Let me start by saying I didn’t do it on purpose.
It’s like this. In the past two years, I’ve created more than 50 plots, detailing more than 30 of them. For most of the plots, the hero and heroine, and a few of the key secondary characters, have names, personal histories, and characters. I’ve also researched my period extensively. And since I’m a tad obsessive, that means a database, charts, sketches, photos, tables, and spreadsheets. Lots of spreadsheets.
When it comes to forenames, I’ve got two tables showing the most popular names in late Georgian England (one for male and one for female names), a spreadsheet of allocated names and titles, a list of possible other character names… okay, maybe more than a tad.

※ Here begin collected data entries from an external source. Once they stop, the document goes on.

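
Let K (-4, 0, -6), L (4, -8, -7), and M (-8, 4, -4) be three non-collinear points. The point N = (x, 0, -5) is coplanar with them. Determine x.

-4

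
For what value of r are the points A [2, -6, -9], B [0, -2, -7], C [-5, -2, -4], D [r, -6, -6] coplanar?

The points are coplanar iff AB · (AC × AD) = 0.
Expanding, this is linear in r: (12)r + (36) = 0.
So r = -3.

-3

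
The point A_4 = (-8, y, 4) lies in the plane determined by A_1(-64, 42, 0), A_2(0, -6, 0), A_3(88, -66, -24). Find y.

-1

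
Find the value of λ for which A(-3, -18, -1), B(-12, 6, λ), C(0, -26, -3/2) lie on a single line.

1/2

Collinearity requires AB × AC = 0; each component is linear in λ.
The x-component gives (8)λ + (-4) = 0, so λ = 1/2.
The remaining components then also vanish.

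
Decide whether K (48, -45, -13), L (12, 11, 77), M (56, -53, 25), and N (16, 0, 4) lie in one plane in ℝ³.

With K as base: KL = (-36, 56, 90), KM = (8, -8, 38), KN = (-32, 45, 17).
KM × KN = (-1846, -1352, 104).
KL · (KM × KN) = 104.
Since 104 ≠ 0, the four points are not coplanar.

No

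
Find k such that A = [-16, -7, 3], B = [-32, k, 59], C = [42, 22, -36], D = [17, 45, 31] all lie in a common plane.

17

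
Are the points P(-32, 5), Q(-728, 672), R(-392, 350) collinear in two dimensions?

PQ = (-696, 667), PR = (-360, 345).
det[PQ; PR] = (-696)(345) − (667)(-360) = 0.
The determinant is zero, so the points are collinear.

Yes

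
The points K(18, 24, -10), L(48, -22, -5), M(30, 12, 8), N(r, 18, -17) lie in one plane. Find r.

Normal to plane KLM: n = (-768, -480, 192); plane equation n·P = -27264.
Requiring n·N = -27264: (-768)r + (-11904) = -27264.
So r = 20.

20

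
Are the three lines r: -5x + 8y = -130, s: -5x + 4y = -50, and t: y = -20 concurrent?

Yes

The three lines meet at one point iff the augmented coefficient matrix [aᵢ bᵢ cᵢ] has rank < 3, i.e. its determinant vanishes.
Here the determinant is 0.
It vanishes, so the lines are concurrent at (-6, -20).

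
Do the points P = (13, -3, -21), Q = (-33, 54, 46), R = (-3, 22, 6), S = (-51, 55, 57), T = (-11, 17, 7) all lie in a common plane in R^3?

Yes

The plane through P, Q, R has normal n = PQ × PR = (-136, 170, -238) and equation n·X = 2720.
Checking the remaining points: n·S = 2720, n·T = 2720.
All equal 2720, so all 5 points lie in one plane.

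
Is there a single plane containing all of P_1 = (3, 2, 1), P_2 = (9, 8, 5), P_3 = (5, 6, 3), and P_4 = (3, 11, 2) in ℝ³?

A normal to the plane through P_1, P_2, P_3 is n = P_1P_2 × P_1P_3 = (-4, -4, 12).
The plane has equation n·P = -8. For P_4: n·P_4 = -32.
-32 ≠ -8, so P_4 is off the plane.

No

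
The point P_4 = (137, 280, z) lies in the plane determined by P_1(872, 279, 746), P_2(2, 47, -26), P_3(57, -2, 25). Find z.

87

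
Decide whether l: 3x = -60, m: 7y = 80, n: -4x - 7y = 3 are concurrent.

No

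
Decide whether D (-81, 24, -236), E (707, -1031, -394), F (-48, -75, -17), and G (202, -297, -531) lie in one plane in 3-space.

The four points are coplanar iff the 3×3 determinant with rows DE, DF, DG is zero.
Rows: (788, -1055, -158), (33, -99, 219), (283, -321, -295).
Expanding along the first row: (788)(99504) − (-1055)(-71712) + (-158)(17424) = 0.
Zero determinant ⇒ coplanar.

Yes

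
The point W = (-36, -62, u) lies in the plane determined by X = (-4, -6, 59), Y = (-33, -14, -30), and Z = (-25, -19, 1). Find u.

3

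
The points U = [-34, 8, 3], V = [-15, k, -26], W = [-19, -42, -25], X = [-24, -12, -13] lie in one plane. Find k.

-23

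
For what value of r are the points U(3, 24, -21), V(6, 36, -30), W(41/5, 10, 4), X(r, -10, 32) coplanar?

Coplanarity ⇔ det[UV; UW; UX] = 0.
Expanding, this is linear in r: (174)r + (-1914) = 0.
So r = 11.

11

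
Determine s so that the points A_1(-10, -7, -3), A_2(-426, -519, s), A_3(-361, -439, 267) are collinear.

317

Collinearity requires A_1A_2 × A_1A_3 = 0; each component is linear in s.
The x-component gives (432)s + (-136944) = 0, so s = 317.
The remaining components then also vanish.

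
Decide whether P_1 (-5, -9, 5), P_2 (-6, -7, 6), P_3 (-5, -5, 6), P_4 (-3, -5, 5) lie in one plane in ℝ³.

Yes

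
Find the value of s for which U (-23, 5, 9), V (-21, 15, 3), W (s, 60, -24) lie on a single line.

-12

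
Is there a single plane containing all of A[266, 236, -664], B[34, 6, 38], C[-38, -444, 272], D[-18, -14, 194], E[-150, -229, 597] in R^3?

Yes

The plane through A, B, C has normal n = AB × AC = (262080, 3744, 87840) and equation n·P = 12271104.
Checking the remaining points: n·D = 12271104, n·E = 12271104.
All equal 12271104, so all 5 points lie in one plane.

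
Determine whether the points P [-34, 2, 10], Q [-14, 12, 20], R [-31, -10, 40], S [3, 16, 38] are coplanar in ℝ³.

Yes

The four points are coplanar iff the 3×3 determinant with rows PQ, PR, PS is zero.
Rows: (20, 10, 10), (3, -12, 30), (37, 14, 28).
Expanding along the first row: (20)(-756) − (10)(-1026) + (10)(486) = 0.
Zero determinant ⇒ coplanar.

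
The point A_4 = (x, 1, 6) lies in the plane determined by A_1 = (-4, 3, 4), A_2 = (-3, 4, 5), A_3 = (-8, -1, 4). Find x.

-6

Coplanarity requires A_1A_2 · (A_1A_3 × A_1A_4) = 0.
A_1A_2 = (1, 1, 1), A_1A_3 = (-4, -4, 0); the triple product is linear in x with coefficient 4 and constant term 24.
Setting it to zero: x = -6.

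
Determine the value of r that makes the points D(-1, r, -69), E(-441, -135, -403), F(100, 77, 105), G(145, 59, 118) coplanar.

Coplanarity ⇔ det[DE; DF; DG] = 0.
Expanding, this is linear in r: (-15827)r + (-933793) = 0.
So r = -59.

-59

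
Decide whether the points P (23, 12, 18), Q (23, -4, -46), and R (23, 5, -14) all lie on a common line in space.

No

PQ = (0, -16, -64), PR = (0, -7, -32).
Comparing components 2 and 3: (-16)(-32) − (-64)(-7) = 64 ≠ 0, so PQ and PR are not parallel and the points are not collinear.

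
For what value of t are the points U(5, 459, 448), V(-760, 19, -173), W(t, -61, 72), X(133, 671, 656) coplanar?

45

The points are coplanar iff UV · (UW × UX) = 0.
Expanding, this is linear in t: (-40132)t + (1805940) = 0.
So t = 45.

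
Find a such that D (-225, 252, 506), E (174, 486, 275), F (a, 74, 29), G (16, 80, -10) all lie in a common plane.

Normal to plane DEG: n = (-160476, 150213, -125022); plane equation n·P = 10699644.
Requiring n·F = 10699644: (-160476)a + (7490124) = 10699644.
So a = -20.

-20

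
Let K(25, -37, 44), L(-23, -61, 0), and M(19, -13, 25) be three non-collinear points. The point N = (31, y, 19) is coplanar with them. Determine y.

27

Coplanarity requires KL · (KM × KN) = 0.
KL = (-48, -24, -44), KM = (-6, 24, -19); the triple product is linear in y with coefficient -648 and constant term 17496.
Setting it to zero: y = 27.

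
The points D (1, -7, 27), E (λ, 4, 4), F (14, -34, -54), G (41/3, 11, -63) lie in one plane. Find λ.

4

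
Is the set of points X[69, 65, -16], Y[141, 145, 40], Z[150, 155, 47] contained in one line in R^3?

Yes

XY = (72, 80, 56), XZ = (81, 90, 63).
Each component of XZ is 9/8 times the corresponding component of XY, so XZ = 9/8·XY and the points are collinear.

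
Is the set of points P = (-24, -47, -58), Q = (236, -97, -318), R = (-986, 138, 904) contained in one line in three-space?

Yes

PQ = (260, -50, -260), PR = (-962, 185, 962).
Each component of PR is -37/10 times the corresponding component of PQ, so PR = -37/10·PQ and the points are collinear.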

Now I come from a large family, and my own children have made an extensive contribution to the numbers. And we tend to pick traditional names for our babies. Perhaps you can see where this is going.
I eventually twigged that my research and planning was another way to practice avoidance. So I picked the first story in time – the one that happened in 1807, and began to write.

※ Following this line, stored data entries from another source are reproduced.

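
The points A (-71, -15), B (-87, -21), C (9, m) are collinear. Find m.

The three points are collinear iff det[AB; AC] = 0.
This determinant is linear in m: (-16)m + (240) = 0, so m = 15.

15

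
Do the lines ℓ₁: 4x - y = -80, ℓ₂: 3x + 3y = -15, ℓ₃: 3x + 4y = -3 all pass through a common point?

The three lines meet at one point iff the augmented coefficient matrix [aᵢ bᵢ cᵢ] has rank < 3, i.e. its determinant vanishes.
Here the determinant is 0.
It vanishes, so the lines are concurrent at (-17, 12).

Yes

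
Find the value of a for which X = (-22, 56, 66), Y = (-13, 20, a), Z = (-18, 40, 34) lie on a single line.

-6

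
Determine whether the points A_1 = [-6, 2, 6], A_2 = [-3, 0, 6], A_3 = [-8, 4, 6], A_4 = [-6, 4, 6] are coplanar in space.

With A_1 as base: A_1A_2 = (3, -2, 0), A_1A_3 = (-2, 2, 0), A_1A_4 = (0, 2, 0).
A_1A_3 × A_1A_4 = (0, 0, -4).
A_1A_2 · (A_1A_3 × A_1A_4) = 0.
The scalar triple product vanishes, so the four points are coplanar.

Yes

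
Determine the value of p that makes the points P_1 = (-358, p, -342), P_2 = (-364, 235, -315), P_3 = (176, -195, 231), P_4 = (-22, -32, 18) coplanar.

244

Coplanarity ⇔ det[P_1P_2; P_1P_3; P_1P_4] = 0.
Expanding, this is linear in p: (-6912)p + (1686528) = 0.
So p = 244.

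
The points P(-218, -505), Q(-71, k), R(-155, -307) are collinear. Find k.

-43

The three points are collinear iff det[PQ; PR] = 0.
This determinant is linear in k: (-63)k + (-2709) = 0, so k = -43.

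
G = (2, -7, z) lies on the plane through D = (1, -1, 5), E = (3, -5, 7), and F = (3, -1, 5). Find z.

A normal to the plane is n = DE × DF = (0, 4, 8).
G lies in the plane iff n · DG = 0.
This gives (8)z + (-64) = 0, so z = 8.

8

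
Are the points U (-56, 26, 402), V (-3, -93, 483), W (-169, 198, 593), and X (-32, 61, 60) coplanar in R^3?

No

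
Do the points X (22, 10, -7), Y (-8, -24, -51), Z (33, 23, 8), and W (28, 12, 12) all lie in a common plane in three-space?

The four points are coplanar iff the 3×3 determinant with rows XY, XZ, XW is zero.
Rows: (-30, -34, -44), (11, 13, 15), (6, 2, 19).
Expanding along the first row: (-30)(217) − (-34)(119) + (-44)(-56) = 0.
Zero determinant ⇒ coplanar.

Yes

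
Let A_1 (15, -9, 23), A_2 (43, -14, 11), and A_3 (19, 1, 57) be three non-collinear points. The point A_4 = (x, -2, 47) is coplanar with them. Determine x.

19

The plane through A_1, A_2, A_3 has equation −50x − 1000y + 300z = 15150.
Substituting A_4: (-50)x + (16100) = 15150, so x = 19.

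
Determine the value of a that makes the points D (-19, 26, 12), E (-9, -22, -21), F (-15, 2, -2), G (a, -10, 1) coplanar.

-17

Coplanarity ⇔ det[DE; DF; DG] = 0.
Expanding, this is linear in a: (-120)a + (-2040) = 0.
So a = -17.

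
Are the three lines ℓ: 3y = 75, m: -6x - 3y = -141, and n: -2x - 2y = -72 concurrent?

Yes

Lines aᵢx + bᵢy = cᵢ with pairwise distinct directions are concurrent exactly when det[aᵢ bᵢ cᵢ] = 0.
Here the determinant is 0.
It vanishes, so the lines are concurrent at (11, 25).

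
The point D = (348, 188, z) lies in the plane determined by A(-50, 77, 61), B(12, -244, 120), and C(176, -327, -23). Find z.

-408

Coplanarity requires AB · (AC × AD) = 0.
AB = (62, -321, 59), AC = (226, -404, -84); the triple product is linear in z with coefficient 47498 and constant term 19379184.
Setting it to zero: z = -408.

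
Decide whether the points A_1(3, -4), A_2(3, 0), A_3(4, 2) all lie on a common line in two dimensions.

No

A_1A_2 = (0, 4), A_1A_3 = (1, 6).
Twice the signed area of △A_1A_2A_3 is (0)(6) − (4)(1) = -4.
The area is nonzero, so the three points are not collinear.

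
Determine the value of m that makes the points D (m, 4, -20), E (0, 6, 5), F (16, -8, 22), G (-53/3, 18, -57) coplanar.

0

The points are coplanar iff DE · (DF × DG) = 0.
Expanding, this is linear in m: (-664)m + (0) = 0.
So m = 0.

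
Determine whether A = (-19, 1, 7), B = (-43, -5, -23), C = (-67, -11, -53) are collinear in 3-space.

AB = (-24, -6, -30), AC = (-48, -12, -60).
Each component of AC is 2 times the corresponding component of AB, so AC = 2·AB and the points are collinear.

Yes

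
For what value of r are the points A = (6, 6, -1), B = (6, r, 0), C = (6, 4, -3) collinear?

7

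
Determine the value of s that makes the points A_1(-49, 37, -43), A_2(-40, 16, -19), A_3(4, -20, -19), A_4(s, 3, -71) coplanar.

12

Coplanarity ⇔ det[A_1A_2; A_1A_3; A_1A_4] = 0.
Expanding, this is linear in s: (864)s + (-10368) = 0.
So s = 12.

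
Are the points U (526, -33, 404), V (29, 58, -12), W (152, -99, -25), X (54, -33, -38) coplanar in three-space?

With U as base: UV = (-497, 91, -416), UW = (-374, -66, -429), UX = (-472, 0, -442).
UW × UX = (29172, 37180, -31152).
UV · (UW × UX) = 1844128.
Since 1844128 ≠ 0, the four points are not coplanar.

No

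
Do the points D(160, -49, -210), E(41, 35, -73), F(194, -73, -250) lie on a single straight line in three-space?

DE = (-119, 84, 137), DF = (34, -24, -40).
DE × DF = (-72, -102, 0).
The cross product is nonzero, so the points do not lie on one line.

No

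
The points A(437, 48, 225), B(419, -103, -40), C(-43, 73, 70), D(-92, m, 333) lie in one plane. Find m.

239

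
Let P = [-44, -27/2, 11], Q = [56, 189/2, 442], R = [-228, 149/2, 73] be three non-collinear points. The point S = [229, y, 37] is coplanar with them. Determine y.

-209/2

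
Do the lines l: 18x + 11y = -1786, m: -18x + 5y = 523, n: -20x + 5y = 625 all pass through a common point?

No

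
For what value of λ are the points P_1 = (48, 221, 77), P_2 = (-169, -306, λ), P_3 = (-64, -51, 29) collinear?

Direction P_1P_3 = (-112, -272, -48). From the x-coordinate of P_2, the parameter along the line is τ = (-169 − 48)/(-112) = 31/16.
Then λ = 77 + 31/16·(-48) = -16.

-16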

It didn’t even occur to me that the heroine having the same name as one of my granddaughters might be an issue. They were two different people who just happened to have the same name.
The thing is, this is my first book. I hope to be published in April, and – all going well – people will actually read it.
And my granddaughter, who I adore, whose umbilicus I cut 14 years ago, who I helped raise through her early childhood; my granddaughter had the same name as the heroine.
And on Monday I finally reached the hot scene.
Up till now, they’ve been attracted, there have been a couple of close calls and some fairly steamy kisses. But now I had them stranded for the night, alone, in a cottage far from everyone they knew.
And as the hero and heroine began to explore the possibilities that this opened, I began to experience dissonance. Each time the hero said her name in a voice growing huskier and huskier with passion, my dissonance grew.
I know, right?
It was creepy. and I don’t mean Halloween creepy. I mean scruffy man on the corner in nothing but a raincoat creepy.
Ewww. Just. Ewww.
So, thanks to search and replace, my heroine is now called Anne. She always has been called Anne. She always will be called Anne. And when Rede whispers endearments to her in the intimacy of the quiet cottage, he whispers a name that doesn’t belong to any of my granddaughters.
I don’t promise that I will never have a heroine up to steamy stuff who happens to have the same name as one of my nearest and dearest. But it won’t be my first book. And the person won’t be a teenager.